Okay, knowing those limitations, try to pick something that fits the criteria. Choose a well-lit area with indirect light (think of a cloudy day outside vs. a spotlight shining brightly). I have found good success with a turntable but if you don’t want to spend that money, you can manually rotate the item with your hand or walk around the object but your milage may vary. Additionally, the less complicated the background the better but this isn’t absolutely crucial. If you go to the page for Object Capture, you can see some example images that show the environment and lighting that works best for the framework.

iPhone App

Apple says that you can use this framework with a DSL, drone, or Android phone but suggests using a dual-camera iPhone with LiDAR in order to generate high-fidelity images with a depth-map. Luckily, Apple also released sample code for an iPhone app that captures the correct data and exports what it calls gravity files. These files have the following format: -0.026483,-0.950554,-0.309428. This, I’m speculating, resembles the x,y,z coordinates of the phone.

Download the project, build, and run on your device after you wrestle with the provisioning profiles. The UI should resemble something like this:

UI of Capture Sample app

Using this app, you want to capture various angles of the item. All around, below, and above. I tend to shoot straight forward on the object while it rotates on a turntable. You don’t need a turntable; you can reach in and shift the object between shots. Once I have good coverage, I’ll flip it upside down and get a set of photos at around 45°, again all around the object. You’re aiming for over 40 photos here and the more the better.

After you are done, hook your phone up to your mac and import the photos by going to Finder and selecting your phone. This is the old iTunes interface and you need to select the files tab. In the list should be the sample app and a folder named “Captures”. Drag that to your Desktop or wherever. Within this folder is a set of subfolders that contain your photos and the gravity files.

a finder window of photos

Mac Command Line App

Apple released the ability to convert those photos into 3D assets as library for MacOS meaning that it’s not an app like Reality Converter but intended for developers to create their own apps for importing and editing of the parameters for creation. If you want to skip having to download Apple’s source and running it through a command line application, there are plenty of apps on the Mac app store which are a GUI for this very functionality.

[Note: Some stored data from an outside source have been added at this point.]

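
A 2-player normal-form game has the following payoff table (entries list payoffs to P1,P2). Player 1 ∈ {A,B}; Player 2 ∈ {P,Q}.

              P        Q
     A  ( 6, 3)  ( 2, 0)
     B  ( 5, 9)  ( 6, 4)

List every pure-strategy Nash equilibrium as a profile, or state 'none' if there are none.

(A,P): NE
(A,Q): not NE [P1→B gives 6>2; P2→P gives 3>0]
(B,P): not NE [P1→A gives 6>5]
(B,Q): not NE [P2→P gives 9>4]

PSNE = {(A,P)}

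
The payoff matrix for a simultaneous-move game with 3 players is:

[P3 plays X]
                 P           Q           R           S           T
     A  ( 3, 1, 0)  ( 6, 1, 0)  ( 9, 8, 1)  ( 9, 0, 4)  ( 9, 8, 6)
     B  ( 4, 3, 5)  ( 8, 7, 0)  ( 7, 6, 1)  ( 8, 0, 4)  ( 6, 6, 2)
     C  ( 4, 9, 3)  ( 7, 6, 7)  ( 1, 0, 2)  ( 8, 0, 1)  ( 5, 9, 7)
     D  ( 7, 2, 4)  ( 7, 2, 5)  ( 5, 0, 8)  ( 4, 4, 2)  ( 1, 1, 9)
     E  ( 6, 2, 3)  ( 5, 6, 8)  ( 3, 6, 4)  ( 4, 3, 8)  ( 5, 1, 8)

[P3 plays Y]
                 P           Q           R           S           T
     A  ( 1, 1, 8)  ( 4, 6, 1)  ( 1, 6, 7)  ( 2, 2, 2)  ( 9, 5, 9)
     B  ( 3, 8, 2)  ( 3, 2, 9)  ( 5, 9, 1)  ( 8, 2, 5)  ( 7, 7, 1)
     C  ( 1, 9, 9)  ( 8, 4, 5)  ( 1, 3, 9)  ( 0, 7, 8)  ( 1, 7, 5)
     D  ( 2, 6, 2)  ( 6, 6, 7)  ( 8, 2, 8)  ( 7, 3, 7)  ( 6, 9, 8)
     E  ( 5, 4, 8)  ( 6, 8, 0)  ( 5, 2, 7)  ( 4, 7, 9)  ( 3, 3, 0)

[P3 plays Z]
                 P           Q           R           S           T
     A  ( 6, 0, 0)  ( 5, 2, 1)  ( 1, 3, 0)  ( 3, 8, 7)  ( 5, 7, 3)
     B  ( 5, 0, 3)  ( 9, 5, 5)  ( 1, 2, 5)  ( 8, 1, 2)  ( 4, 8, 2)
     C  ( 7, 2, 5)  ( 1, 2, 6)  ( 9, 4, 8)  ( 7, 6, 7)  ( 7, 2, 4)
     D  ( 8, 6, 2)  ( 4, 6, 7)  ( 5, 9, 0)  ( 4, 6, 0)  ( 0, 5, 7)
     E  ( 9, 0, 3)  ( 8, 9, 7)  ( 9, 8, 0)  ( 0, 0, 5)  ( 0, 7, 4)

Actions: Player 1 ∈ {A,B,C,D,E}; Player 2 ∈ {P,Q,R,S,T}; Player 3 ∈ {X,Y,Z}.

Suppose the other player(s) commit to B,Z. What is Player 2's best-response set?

u_2(P vs B,Z) = 0
u_2(Q vs B,Z) = 5
u_2(R vs B,Z) = 2
u_2(S vs B,Z) = 1
u_2(T vs B,Z) = 8
max payoff 8 at {T}

BR_2 = {T}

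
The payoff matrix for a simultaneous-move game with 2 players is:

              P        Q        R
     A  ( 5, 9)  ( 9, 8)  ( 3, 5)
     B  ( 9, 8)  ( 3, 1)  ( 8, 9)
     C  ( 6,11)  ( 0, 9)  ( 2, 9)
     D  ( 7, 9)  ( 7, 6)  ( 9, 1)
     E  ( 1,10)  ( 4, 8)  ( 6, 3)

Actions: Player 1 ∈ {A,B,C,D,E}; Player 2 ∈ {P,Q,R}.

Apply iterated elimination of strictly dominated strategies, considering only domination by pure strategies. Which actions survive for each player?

P1 drop C (B beats it: P:9>6 Q:3>0 R:8>2)
P1 drop E (D beats it: P:7>1 Q:7>4 R:9>6)
P2 drop Q (P beats it: A:9>8 B:8>1 D:9>6)
P1 drop A (B beats it: P:9>5 R:8>3)
P1→{B,D} P2→{P,R}

Remaining: P1:{B,D} P2:{P,R}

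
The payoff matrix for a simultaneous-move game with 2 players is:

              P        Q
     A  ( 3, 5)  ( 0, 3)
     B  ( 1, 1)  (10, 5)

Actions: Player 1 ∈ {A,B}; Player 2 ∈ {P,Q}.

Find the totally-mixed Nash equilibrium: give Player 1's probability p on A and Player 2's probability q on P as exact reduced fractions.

P1 indiff ⇒ q·3+(1-q)·0 = q·1+(1-q)·10 ⇒ q(2) = (1-q)(10) ⇒ q = 5/6
P2 indiff ⇒ p·5+(1-p)·1 = p·3+(1-p)·5 ⇒ p(2) = (1-p)(4) ⇒ p = 2/3

P1 mixes 2/3 on A; P2 mixes 5/6 on P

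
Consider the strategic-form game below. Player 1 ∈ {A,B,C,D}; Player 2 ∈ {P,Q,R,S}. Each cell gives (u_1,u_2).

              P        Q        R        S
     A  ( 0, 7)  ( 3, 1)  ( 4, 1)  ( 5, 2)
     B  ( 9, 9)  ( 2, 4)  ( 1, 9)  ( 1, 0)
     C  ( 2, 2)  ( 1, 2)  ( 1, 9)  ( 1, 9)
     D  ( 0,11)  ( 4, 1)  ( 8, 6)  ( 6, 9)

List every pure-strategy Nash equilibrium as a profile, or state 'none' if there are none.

NE set: (B,P)

(A,P): not NE [P1→B gives 9>0]
(A,Q): not NE [P1→D gives 4>3; P2→P gives 7>1]
(A,R): not NE [P1→D gives 8>4; P2→P gives 7>1]
(A,S): not NE [P1→D gives 6>5; P2→P gives 7>2]
(B,P): NE
(B,Q): not NE [P1→D gives 4>2; P2→R gives 9>4]
(B,R): not NE [P1→D gives 8>1]
(B,S): not NE [P1→D gives 6>1; P2→R gives 9>0]
(C,P): not NE [P1→B gives 9>2; P2→S gives 9>2]
(C,Q): not NE [P1→D gives 4>1; P2→S gives 9>2]
(C,R): not NE [P1→D gives 8>1]
(C,S): not NE [P1→D gives 6>1]
(D,P): not NE [P1→B gives 9>0]
(D,Q): not NE [P2→P gives 11>1]
(D,R): not NE [P2→P gives 11>6]
(D,S): not NE [P2→P gives 11>9]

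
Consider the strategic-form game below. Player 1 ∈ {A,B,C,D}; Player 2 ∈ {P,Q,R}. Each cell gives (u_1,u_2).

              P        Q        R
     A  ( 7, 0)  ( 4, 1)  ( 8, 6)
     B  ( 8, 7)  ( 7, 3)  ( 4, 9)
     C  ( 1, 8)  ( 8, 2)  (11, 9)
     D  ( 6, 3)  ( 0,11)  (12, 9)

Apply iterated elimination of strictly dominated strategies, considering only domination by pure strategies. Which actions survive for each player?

Remaining: P1:{C,D} P2:{Q,R}

P2 drop P (R beats it: A:6>0 B:9>7 C:9>8 D:9>3)
P1 drop A (C beats it: Q:8>4 R:11>8)
P1 drop B (C beats it: Q:8>7 R:11>4)
P1→{C,D} P2→{Q,R}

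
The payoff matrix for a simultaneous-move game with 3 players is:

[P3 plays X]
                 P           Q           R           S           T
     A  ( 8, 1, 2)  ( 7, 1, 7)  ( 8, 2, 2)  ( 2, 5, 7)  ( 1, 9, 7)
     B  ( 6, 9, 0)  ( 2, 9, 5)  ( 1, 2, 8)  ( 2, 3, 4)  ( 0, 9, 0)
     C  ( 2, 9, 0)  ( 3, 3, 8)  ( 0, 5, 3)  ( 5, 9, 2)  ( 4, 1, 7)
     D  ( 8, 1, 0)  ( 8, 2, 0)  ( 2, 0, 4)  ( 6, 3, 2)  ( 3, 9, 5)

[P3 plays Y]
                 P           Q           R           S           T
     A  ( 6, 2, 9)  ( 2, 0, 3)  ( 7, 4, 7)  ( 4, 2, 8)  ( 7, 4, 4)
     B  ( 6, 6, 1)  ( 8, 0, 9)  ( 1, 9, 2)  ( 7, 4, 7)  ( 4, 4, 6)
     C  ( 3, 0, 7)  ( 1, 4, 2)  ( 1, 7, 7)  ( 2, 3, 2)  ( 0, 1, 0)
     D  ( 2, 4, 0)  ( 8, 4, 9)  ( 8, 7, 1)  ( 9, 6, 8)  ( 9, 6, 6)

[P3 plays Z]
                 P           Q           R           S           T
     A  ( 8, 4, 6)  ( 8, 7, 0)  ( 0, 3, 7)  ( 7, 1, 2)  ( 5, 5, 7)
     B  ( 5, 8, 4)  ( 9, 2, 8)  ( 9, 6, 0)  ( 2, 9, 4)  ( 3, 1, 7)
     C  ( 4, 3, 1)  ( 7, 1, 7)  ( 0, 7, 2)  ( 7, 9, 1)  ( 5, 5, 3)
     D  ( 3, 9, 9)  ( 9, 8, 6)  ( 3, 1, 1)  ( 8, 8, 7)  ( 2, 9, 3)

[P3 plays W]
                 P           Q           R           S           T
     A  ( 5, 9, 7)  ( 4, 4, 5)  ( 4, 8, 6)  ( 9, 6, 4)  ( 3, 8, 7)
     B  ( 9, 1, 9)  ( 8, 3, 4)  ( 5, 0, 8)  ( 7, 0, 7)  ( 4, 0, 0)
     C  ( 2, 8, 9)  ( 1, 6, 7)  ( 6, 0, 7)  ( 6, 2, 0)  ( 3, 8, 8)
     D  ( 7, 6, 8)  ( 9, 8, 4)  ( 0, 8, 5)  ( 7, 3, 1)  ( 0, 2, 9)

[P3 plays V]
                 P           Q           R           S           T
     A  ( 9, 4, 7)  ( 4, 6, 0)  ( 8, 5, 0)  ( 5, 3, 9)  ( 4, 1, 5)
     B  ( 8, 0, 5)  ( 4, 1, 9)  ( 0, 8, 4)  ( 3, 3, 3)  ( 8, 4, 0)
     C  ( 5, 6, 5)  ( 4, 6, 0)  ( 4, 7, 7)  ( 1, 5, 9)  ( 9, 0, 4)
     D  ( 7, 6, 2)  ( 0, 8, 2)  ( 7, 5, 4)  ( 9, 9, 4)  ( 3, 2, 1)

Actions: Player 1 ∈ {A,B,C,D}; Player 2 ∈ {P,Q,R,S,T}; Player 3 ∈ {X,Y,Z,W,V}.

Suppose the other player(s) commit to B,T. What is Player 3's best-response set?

u_3(X vs B,T) = 0
u_3(Y vs B,T) = 6
u_3(Z vs B,T) = 7
u_3(W vs B,T) = 0
u_3(V vs B,T) = 0
max payoff 7 at {Z}

BR_3 = {Z}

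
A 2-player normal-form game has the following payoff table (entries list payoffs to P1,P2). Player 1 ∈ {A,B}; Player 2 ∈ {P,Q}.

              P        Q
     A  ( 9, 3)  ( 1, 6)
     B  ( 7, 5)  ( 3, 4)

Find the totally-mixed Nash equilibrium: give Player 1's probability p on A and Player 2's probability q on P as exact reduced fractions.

P1 indiff ⇒ q·9+(1-q)·1 = q·7+(1-q)·3 ⇒ q(2) = (1-q)(2) ⇒ q = 1/2
P2 indiff ⇒ p·3+(1-p)·5 = p·6+(1-p)·4 ⇒ p(-3) = (1-p)(-1) ⇒ p = 1/4

P1 mixes 1/4 on A; P2 mixes 1/2 on P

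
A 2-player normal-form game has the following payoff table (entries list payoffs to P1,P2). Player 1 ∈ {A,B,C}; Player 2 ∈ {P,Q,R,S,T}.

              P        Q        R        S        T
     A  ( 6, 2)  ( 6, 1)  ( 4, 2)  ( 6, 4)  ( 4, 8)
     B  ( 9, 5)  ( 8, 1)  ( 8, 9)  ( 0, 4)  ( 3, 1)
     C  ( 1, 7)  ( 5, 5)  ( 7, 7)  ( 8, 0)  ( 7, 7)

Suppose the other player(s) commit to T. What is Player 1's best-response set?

u_1(A vs T) = 4
u_1(B vs T) = 3
u_1(C vs T) = 7
max payoff 7 at {C}

P1 best: {C}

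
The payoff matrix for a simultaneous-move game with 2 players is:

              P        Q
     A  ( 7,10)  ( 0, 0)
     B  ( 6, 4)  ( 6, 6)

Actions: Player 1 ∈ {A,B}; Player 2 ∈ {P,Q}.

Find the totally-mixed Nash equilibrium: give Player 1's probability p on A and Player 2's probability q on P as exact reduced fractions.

p=1/6, q=6/7

P1 indiff ⇒ q·7+(1-q)·0 = q·6+(1-q)·6 ⇒ q(1) = (1-q)(6) ⇒ q = 6/7
P2 indiff ⇒ p·10+(1-p)·4 = p·0+(1-p)·6 ⇒ p(10) = (1-p)(2) ⇒ p = 1/6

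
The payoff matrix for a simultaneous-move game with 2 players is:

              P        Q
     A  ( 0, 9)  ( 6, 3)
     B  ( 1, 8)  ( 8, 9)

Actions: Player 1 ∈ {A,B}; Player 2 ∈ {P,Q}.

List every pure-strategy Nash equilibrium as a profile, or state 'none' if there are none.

(A,P): not NE [P1→B gives 1>0]
(A,Q): not NE [P1→B gives 8>6; P2→P gives 9>3]
(B,P): not NE [P2→Q gives 9>8]
(B,Q): NE

Nash profiles: (B,Q)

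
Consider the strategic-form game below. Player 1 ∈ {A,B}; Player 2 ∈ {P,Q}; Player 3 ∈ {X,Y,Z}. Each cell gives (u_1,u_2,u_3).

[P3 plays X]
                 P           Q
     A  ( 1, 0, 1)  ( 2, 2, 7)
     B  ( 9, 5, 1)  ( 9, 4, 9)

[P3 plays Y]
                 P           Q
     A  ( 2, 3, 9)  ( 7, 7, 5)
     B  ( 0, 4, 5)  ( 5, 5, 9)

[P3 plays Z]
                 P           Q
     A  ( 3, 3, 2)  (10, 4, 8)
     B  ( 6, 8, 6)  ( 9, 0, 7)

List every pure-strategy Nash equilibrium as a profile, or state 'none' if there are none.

(A,P,X): not NE [P1→B gives 9>1; P2→Q gives 2>0; P3→Y gives 9>1]
(A,P,Y): not NE [P2→Q gives 7>3]
(A,P,Z): not NE [P1→B gives 6>3; P2→Q gives 4>3; P3→Y gives 9>2]
(A,Q,X): not NE [P1→B gives 9>2; P3→Z gives 8>7]
(A,Q,Y): not NE [P3→Z gives 8>5]
(A,Q,Z): NE
(B,P,X): not NE [P3→Z gives 6>1]
(B,P,Y): not NE [P1→A gives 2>0; P2→Q gives 5>4; P3→Z gives 6>5]
(B,P,Z): NE
(B,Q,X): not NE [P2→P gives 5>4]
(B,Q,Y): not NE [P1→A gives 7>5]
(B,Q,Z): not NE [P1→A gives 10>9; P2→P gives 8>0; P3→Y gives 9>7]

Nash profiles: (A,Q,Z), (B,P,Z)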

If you do want to forge forward, the source code is here. From here, build the app and get the app from under Products. ⌥ + click on the product to reveal in Finder and that’s your binary. Drag this into whatever folder you want to operate from.

A screen shot of xcode's product list

Bringing It All Together

You have the photos and you have the command line mac app. It’s time to make a 3D asset. Navigate to your folder containing the mac command line application and your assets. You’ll need to type in ./HelloPhotogrammetry path/to/your/folder path/to/your/output/file.usdz. After a bit of time, you should have a file that resembles your object in real life.

a 3d asset of a mug

From here, you can use the asset in Xcode or send it to a friend via messages. iOS has native usdz viewing so it will display and even be placed in the user’s space when they open it.

Baby Steps

That was a lot of work and the process really becomes arduous if you were, let’s say, cataloging more than 5 items at a time. But this is the first step and it’s bound to get better. Increased utilization of hardware, more refined data, better image capture, etc… These are all reasons to believe that it’s going to get better from here.

What I’d like to see is this happening on mobile devices and with video buffer frames instead of photos taken at an interval but if you look forward to glasses or whatever, it’s a matter of time before it starts to get just as easy as snapping a photo with your phone is today.